Councillors in Iceland’s largest cities have been working along party political lines, however. The parties have their candidates and the parties have had their councillors in the councils. But in municipalities of less than 1,000 to 2,000 citizens, party politics are less visible. People have had their own independent electoral lists. Professor Grétar Þór Eyþórsson thinks this reduces the numbers of problems in district councils.

Politics as theatre

Hilda Jana is happy with the Akureyri experience of a unity government so far. She thinks politics is often presented as a play with winners and losers. Politics has so far been about trying to secure as much power as possible. She thinks many voters experience politics as a theatre piece with not enough information.

“That is not the way it should be,” she says.

“That is why we have used to vote for those we agree with. But in politics, the politicians are sat in a room with information which they do not want to share. That is also not the way it should be. Everyone knows that we need to change politics.” 

Discussing solutions

The Akureyri unity government is a pilot. Hilda Jana thinks mistakes will be made but the aim is to find ways in which to make politics better. The unity government pilot will not necessarily solve the economic problems by itself, but it will hopefully become easier to find solutions and make good decisions.

Professor Grétar Þór Eyþórsson does not think unity governments will become popular in Iceland going forward, despite the Akureyri initiative. He does not believe it will be possible to establish unity governments in the capital region. But it will be exciting to see how things pan out in Akureyri. He guesses that this winter’s snow clearing will be the first hot potato for the city councillors – where and how fast should the snow be cleared?

Snow clearing

Winters can be rough in Northern Iceland. Snow clearing is one of the areas where Akureyri aims to save money. Photo: Akureyri municipality.
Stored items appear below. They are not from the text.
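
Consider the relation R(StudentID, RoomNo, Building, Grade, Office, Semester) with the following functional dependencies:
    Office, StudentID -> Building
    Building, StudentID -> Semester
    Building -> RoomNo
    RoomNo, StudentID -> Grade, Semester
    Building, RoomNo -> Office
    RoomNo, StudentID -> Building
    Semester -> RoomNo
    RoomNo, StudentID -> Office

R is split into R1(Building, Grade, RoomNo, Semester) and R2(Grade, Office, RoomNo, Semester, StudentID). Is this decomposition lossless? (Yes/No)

R1 ∩ R2 = {Grade, RoomNo, Semester}; its closure under F is {Grade, RoomNo, Semester}.
R1 ⊄ {Grade, RoomNo, Semester} and R2 ⊄ {Grade, RoomNo, Semester}, so the split is lossy.

No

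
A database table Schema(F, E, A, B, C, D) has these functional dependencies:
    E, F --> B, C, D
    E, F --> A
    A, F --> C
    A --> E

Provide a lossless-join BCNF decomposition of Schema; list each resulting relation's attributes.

{A, B, C, D, F}; {A, E}

Candidate keys of the original relation: {A, F}, {E, F}.
{A, B, C, D, E, F}: {A} determines {A, E} here but is not a superkey — split on A --> E, giving {A, E} and {A, B, C, D, F}.
{A, E} is in BCNF.
{A, B, C, D, F} is in BCNF.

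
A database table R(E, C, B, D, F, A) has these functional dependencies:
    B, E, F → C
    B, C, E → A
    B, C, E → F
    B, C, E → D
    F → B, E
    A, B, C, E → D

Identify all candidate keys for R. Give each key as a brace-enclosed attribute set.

{B, C, E}, {F}

{F}⁺ = {A, B, C, D, E, F}, which is every attribute, so {F} is a candidate key.
{B, C, E}⁺ = {A, B, C, D, E, F}, which is every attribute, so {B, C, E} is a candidate key.
Any other superkey properly contains one of these, so there are no further candidate keys.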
Akureyri is a university city with nearly 19,000 citizens. The municipality is not among the hardest hit from the Corona crisis. But tourism is a considerable part of the local economy and it has nearly been wiped out. The deficit for the year’s first six months alone was 1.3 billion Icelandic kronor (€8m). The aim is to balance the books within five years.

Akureyri government

Presentation of the Akureyri unity government 

According to the coalition parties want to establish a new municipal bus network, introduce parking fees in central Akureyri, sell off property, reduce the costs of snow clearance and review wages for municipal top management and elected officials.